PlayNation Test The Vanishing of Ethan Carter

The Vanishing of Ethan Carter - Ein herbstlicher Ausflug in die menschliche Fantasie

Von Patrik Hasberg - Test vom 06.10.2014 - 16:40 Uhr
The Vanishing of Ethan Carter Screenshot

In dem Adventure The Vanishing of Ethan Carter begeben wir uns als Privatdetektiv Paul Prospero auf die Suche nach dem verschwundenen Jungen Ethan Carter und erkunden dabei das beschauliche Tal Red Creek Valley. Neben einer beeindruckenden Grafikkulisse kann der Titel durch eine spannende Handlung und eine frische Spielmechanik überzeugen.

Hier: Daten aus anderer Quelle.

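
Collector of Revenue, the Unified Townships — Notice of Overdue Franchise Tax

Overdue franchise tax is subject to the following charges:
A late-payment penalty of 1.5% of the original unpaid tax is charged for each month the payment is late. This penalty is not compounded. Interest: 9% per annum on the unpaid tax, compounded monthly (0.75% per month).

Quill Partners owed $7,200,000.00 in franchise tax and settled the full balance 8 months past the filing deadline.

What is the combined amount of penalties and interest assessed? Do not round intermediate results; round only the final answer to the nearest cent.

Late-payment penalty = 1.5% × $7,200,000.00 × 8 mo = $864,000.00
Interest: $7,200,000.00 × ((1 + 0.0075)^8 − 1) = $7,200,000.00 × 0.0615988… = $443,511.7043…
Penalties + interest = $864,000.0000 + $443,511.7043… = $1,307,511.70

$1,307,511.70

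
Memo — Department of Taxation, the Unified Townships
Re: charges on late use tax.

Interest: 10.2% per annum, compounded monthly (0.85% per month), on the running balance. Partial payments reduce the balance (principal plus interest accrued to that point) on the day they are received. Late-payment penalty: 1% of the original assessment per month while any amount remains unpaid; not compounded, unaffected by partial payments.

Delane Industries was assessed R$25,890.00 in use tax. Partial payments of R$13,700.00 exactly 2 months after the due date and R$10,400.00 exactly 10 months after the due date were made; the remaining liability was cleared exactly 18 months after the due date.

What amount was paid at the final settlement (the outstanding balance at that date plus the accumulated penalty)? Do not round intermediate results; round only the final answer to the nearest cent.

R$7,995.54

Balance at month 2: R$25,890.0000 × (1 + 0.0085)^2 = R$26,332.0006…
After R$13,700.00 payment: R$26,332.0006… − R$13,700.00 = R$12,632.0006…
Balance at month 10: R$12,632.0006… × (1 + 0.0085)^8 = R$13,516.9702…
After R$10,400.00 payment: R$13,516.9702… − R$10,400.00 = R$3,116.9702…
Balance at month 18: R$3,116.9702… × (1 + 0.0085)^8 = R$3,335.3381…
Penalty: 18 × 1% × R$25,890.00 = R$4,660.20
Final settlement = outstanding balance + penalty = R$3,335.3381… + R$4,660.20 = R$7,995.54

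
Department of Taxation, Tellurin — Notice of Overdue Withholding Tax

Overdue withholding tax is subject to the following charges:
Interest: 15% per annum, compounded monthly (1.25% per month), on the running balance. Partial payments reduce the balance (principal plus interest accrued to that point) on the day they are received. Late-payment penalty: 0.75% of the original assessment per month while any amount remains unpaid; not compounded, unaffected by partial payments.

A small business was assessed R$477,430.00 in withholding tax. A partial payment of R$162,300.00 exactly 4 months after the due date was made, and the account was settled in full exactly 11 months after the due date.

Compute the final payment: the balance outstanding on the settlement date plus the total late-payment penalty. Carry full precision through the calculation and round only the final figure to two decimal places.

R$409,680.26

Balance at month 4: R$477,430.0000 × (1 + 0.0125)^4 = R$501,752.8322…
After R$162,300.00 payment: R$501,752.8322… − R$162,300.00 = R$339,452.8322…
Balance at month 11: R$339,452.8322… × (1 + 0.0125)^7 = R$370,292.2817…
Penalty: 11 × 0.75% × R$477,430.00 = R$39,387.98…
Final settlement = outstanding balance + penalty = R$370,292.2817… + R$39,387.98… = R$409,680.26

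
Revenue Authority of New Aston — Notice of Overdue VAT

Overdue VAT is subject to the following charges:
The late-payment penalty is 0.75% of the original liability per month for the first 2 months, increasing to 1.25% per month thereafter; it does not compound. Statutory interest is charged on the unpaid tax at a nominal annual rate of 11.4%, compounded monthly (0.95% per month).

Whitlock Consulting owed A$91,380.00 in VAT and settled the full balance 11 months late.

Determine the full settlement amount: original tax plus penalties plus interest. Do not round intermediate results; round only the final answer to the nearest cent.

Penalty, months 1–2: 2 × 0.75% × A$91,380.00 = A$1,370.70
Penalty, months 3–11: 9 × 1.25% × A$91,380.00 = A$10,280.25
Interest: A$91,380.00 × ((1 + 0.0095)^11 − 1) = A$91,380.00 × 0.1096079… = A$10,015.9736…
Total = A$91,380.00 + A$11,650.9500 + A$10,015.9736… = A$113,046.92

A$113,046.92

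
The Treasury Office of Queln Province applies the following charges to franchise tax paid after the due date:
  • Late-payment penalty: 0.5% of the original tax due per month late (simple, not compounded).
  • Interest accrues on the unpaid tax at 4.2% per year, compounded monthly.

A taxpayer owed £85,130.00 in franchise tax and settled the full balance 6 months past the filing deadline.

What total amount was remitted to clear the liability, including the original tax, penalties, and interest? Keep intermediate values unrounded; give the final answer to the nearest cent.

£89,487.35

Late-payment penalty: 6 × 0.5% × £85,130.00 = £2,553.90
Interest (4.2%/yr ÷ 12 = 0.35%/month): £85,130.00 × ((1 + 0.0035)^6 − 1) = £1,803.4458…
Total = £85,130.00 + £2,553.9000 + £1,803.4458… = £89,487.35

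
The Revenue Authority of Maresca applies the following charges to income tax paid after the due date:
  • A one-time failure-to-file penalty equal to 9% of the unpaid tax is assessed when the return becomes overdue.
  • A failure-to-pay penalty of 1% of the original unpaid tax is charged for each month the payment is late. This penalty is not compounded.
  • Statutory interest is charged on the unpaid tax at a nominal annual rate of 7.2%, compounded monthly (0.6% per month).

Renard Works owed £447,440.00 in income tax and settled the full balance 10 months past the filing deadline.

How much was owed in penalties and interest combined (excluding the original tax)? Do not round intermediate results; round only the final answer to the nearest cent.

Failure-to-file penalty: 9% × £447,440.00 = £40,269.60
Failure-to-pay penalty: 10 × 1% × £447,440.00 = £44,744.00
Interest: £447,440.00 × ((1 + 0.006)^10 − 1) = £447,440.00 × 0.0616462… = £27,582.9731…
Penalties + interest = £85,013.6000 + £27,582.9731… = £112,596.57

£112,596.57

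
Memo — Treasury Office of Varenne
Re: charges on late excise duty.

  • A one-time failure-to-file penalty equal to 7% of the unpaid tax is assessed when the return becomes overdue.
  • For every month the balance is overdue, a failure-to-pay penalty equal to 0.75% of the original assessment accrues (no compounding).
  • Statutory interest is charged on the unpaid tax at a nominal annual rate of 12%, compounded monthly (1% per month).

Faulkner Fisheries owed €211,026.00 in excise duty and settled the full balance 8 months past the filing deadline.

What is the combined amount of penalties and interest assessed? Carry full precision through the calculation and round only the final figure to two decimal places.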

Trotz einiger kleiner Mängel können wir die Reise in die herbstlich dargestellte Landschaft Freunden von eher ruhigeren Spielen nur wärmstens ans Herz legen.

Als wir plötzlich aus einer scheinbar undurchdringlichen Mauer aus Finsternis hinaus in einen bunten Herbstwald treten, wissen wir noch nicht, was uns in dem Adventure The Vanishing of Ethan Carter erwarten wird. Was wir aber schon nach der ersten Minute des Erkundens mit Sicherheit sagen können, ist dass der Titel des polnischen Entwicklers The Astronauts einfach nur fantastisch aussieht und uns bereits in seinen ganz eigenen Bann gezogen hat.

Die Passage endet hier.